Taking advantage of whatever sunshine can be had at this time of year, I took Charlotte to Plum Island for the day this past Thursday. We began at Parker River National Wildlife Refuge and were immediately enchanted with an American Bittern stealth hunting in the marsh, a regal buck, Pintail Ducks, and hawks. Next we made sand castles at Sandy Point and then spent a great deal of time exploring a seemingly abandoned bulldozer in the parking lot there.
Lunch was a shared lobster roll from Bob’s Lobster Shack, which is located on the causeway heading out to Plum Island. We then stopped at the refuge headquarters to see the Snowy Owl, Piping Plover, and Monarch displays.
Charlotte’s day was made perfect when we learned that homemade cupcakes could be found at the Buttermilk Baking Company.
Last stop was one of my favorite shops for wonderfully unique and vintage home decor, The Barn at Todd Farm. The shop is decorated beautifully for the holidays and is bursting with Christmas gifts and treasures.

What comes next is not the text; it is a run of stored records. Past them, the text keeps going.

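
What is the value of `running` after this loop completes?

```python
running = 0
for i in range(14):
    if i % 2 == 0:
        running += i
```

Sum of even numbers 0 to 13
`running` takes the values: 0 → 2 → 6 → 12 → 20 → 30 → 42

Answer: 42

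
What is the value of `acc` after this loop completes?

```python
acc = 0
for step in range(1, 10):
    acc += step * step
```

Sum of squares 1² to 9² = 285
`acc` takes the values: 0 → 1 → 5 → 14 → 30 → 55 → 91 → 140 → 204 → 285

Answer: 285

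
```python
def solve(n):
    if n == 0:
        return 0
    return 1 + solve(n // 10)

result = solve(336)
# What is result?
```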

The American Bittern hunting in the marsh at Parker River was not at first easy to locate. Not only do the brown and buff colors of their feathers meld perfectly with the surrounding vegetation, but this heron has adapted an additional, highly effective method of camouflage. The Bittern stands motionless with its neck tilted upward, mirroring the tall reeds where the bird forages for fish, crustaceans, amphibians, insects, reptiles, and even small mammals.
The Bittern was beautiful to watch, perfectly poised in striking mode and waiting for the exact moment to attack. He wasted not an ounce of energy and did not miss a single strike.
American Bitterns breed in our region however, they generally migrate further south for the winter to regions where the water does not freeze. Managed wetlands such as those found within Parker River Wildlife Refuge play an important role in the survival of the American Bittern, especially during migration and the winter months.